Trend Micro Australia managing director Chris Poulos admits that companies like his have done very well with pattern-matching solutions, but that threats such as the Nimda virus that appeared some two years ago forced a major re-think.
"Most anti-virus companies were taken by surprise by the complexity of that worm," he says.
Like most of the major anti-virus companies, Trend Micro has moved away from purely pattern-based techniques, and is now focused on what Poulos describes as policy-based solutions, whereby customers and channel partners access frequently updated documents on the company’s website.
"We see the policy document as operating like a sprinkler system when a fire breaks out as opposed to pattern files which operate like a fire engine after the fact," Poulos says.
Continuing with the fire fighting metaphor, Poulos adds that one of the big emerging opportunities in IT security is handling patch management for small companies, which would otherwise find the experience like ‘drinking from a fire hydrant’.
Trend Micro’s Network Virus Wall is designed so that users are denied access to the network if their patches are not updated, taking the pressure off network administrators to do the policing themselves.The company recently sold its IP for this solution to Cisco, for incorporation into all of the latter’s hubs and routers.
![]() |
Watchguard's Radavics: No real simple solutions |
More generally, Poulos says that Trend Micro has a more focused approach to the SMB market, which is reflected in the company’s channel structure.
"Previously we were all things to all people with the channel but have now decided to be more customer segmented to recognise, for instance, that there needs to be a minimum standard in which SMBs can engage in security," he says, hinting that the company would soon announce a new channel program in Australia designed to address horizontal, rather than vertical markets.
Specialists at the low end,Watchguard Technologies, claims to be the first company to have put a firewall in a box after perceiving very early on that the SMB market was being underserviced. The company’s products have therefore developed along the lines of easy-to-use interfaces, simple configurations and of course low cost.

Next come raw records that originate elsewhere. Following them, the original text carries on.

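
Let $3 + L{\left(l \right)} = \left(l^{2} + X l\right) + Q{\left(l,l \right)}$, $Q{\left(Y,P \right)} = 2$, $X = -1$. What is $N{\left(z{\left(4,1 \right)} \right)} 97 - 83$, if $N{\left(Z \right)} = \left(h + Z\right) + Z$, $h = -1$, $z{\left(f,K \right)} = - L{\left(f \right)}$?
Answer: $-2314$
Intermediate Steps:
$L{\left(l \right)} = -1 + l^{2} - l$ ($L{\left(l \right)} = -3 + \left(\left(l^{2} - l\right) + 2\right) = -3 + \left(2 + l^{2} - l\right) = -1 + l^{2} - l$)
$z{\left(f,K \right)} = 1 + f - f^{2}$ ($z{\left(f,K \right)} = - (-1 + f^{2} - f) = 1 + f - f^{2}$)
$N{\left(Z \right)} = -1 + 2 Z$ ($N{\left(Z \right)} = \left(-1 + Z\right) + Z = -1 + 2 Z$)
$N{\left(z{\left(4,1 \right)} \right)} 97 - 83 = \left(-1 + 2 \left(1 + 4 - 4^{2}\right)\right) 97 - 83 = \left(-1 + 2 \left(1 + 4 - 16\right)\right) 97 - 83 = \left(-1 + 2 \left(-11\right)\right) 97 - 83 = \left(-1 - 22\right) 97 - 83 = \left(-23\right) 97 - 83 = -2231 - 83 = -2314$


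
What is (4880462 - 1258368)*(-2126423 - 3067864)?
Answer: -18814195776978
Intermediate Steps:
(4880462 - 1258368)*(-2126423 - 3067864) = 3622094*(-5194287) = -18814195776978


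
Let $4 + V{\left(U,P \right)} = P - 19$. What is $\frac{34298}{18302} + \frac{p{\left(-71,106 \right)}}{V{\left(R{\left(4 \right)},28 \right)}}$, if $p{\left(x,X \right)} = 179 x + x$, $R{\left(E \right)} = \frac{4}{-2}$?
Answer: $- \frac{23372807}{9151} \approx -2554.1$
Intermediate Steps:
$R{\left(E \right)} = -2$ ($R{\left(E \right)} = 4 \left(- \frac{1}{2}\right) = -2$)
$V{\left(U,P \right)} = -23 + P$ ($V{\left(U,P \right)} = -4 + \left(P - 19\right) = -4 + \left(-19 + P\right) = -23 + P$)
$p{\left(x,X \right)} = 180 x$
$\frac{34298}{18302} + \frac{p{\left(-71,106 \right)}}{V{\left(R{\left(4 \right)},28 \right)}} = \frac{34298}{18302} + \frac{180 \left(-71\right)}{-23 + 28} = 34298 \cdot \frac{1}{18302} - \frac{12780}{5} = \frac{17149}{9151} - 2556 = - \frac{23372807}{9151}$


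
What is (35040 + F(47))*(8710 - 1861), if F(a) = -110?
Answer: 239235570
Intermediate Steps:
(35040 + F(47))*(8710 - 1861) = (35040 - 110)*(8710 - 1861) = 34930*6849 = 239235570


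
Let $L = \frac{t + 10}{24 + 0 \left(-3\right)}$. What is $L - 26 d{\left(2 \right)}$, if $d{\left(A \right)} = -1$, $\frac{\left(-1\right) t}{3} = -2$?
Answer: $\frac{80}{3} \approx 26.667$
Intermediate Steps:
$t = 6$ ($t = \left(-3\right) \left(-2\right) = 6$)
$L = \frac{2}{3}$ ($L = \frac{6 + 10}{24 + 0 \left(-3\right)} = \frac{16}{24 + 0} = \frac{16}{24} = 16 \cdot \frac{1}{24} = \frac{2}{3} \approx 0.66667$)
$L - 26 d{\left(2 \right)} = \frac{2}{3} - -26 = \frac{2}{3} + 26 = \frac{80}{3}$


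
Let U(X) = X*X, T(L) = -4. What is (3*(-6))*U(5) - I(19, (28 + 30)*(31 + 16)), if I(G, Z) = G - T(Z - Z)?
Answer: -473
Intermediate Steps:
U(X) = X²
I(G, Z) = 4 + G (I(G, Z) = G - 1*(-4) = G + 4 = 4 + G)
(3*(-6))*U(5) - I(19, (28 + 30)*(31 + 16)) = (3*(-6))*5² - (4 + 19) = -18*25 - 1*23 = -450 - 23 = -473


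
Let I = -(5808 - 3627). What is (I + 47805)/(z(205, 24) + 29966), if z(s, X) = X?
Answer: 22812/14995 ≈ 1.5213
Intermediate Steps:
I = -2181 (I = -1*2181 = -2181)
(I + 47805)/(z(205, 24) + 29966) = (-2181 + 47805)/(24 + 29966) = 45624/29990 = 45624*(1/29990) = 22812/14995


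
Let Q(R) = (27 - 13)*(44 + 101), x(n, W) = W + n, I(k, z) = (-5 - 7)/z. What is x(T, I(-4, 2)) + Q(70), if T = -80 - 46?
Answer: 1898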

The company’s managing director, Sven Radavics, admits that while this strategy helped the company to gain a foothold in the SMB market, the reality today is that there are no real simple solutions for IT security.
"In the early days there may have been a valid criticism that we weren’t granular enough -- but that has changed," he says.
Like Check Point’s McKinnel, Radavics believes that the trend of companies just buying something off the shelf is changing to create more opportunities for those in the channel offering more progressive solutions.
"Security is a process, not a product," Radavics says, adding that Watchguard has developed dedicated programs to help its channel partners manage the ongoing complexities of IT security.
If one thing’s for sure in this highly complex market though, there sure are a lot of experts.
"I think that if you got 10 IT/network managers together and asked them to define what a firewall does and the explain their purchasing criteria and what they thing they’d achieve, you’d get a very interesting result," McKinnel concludes.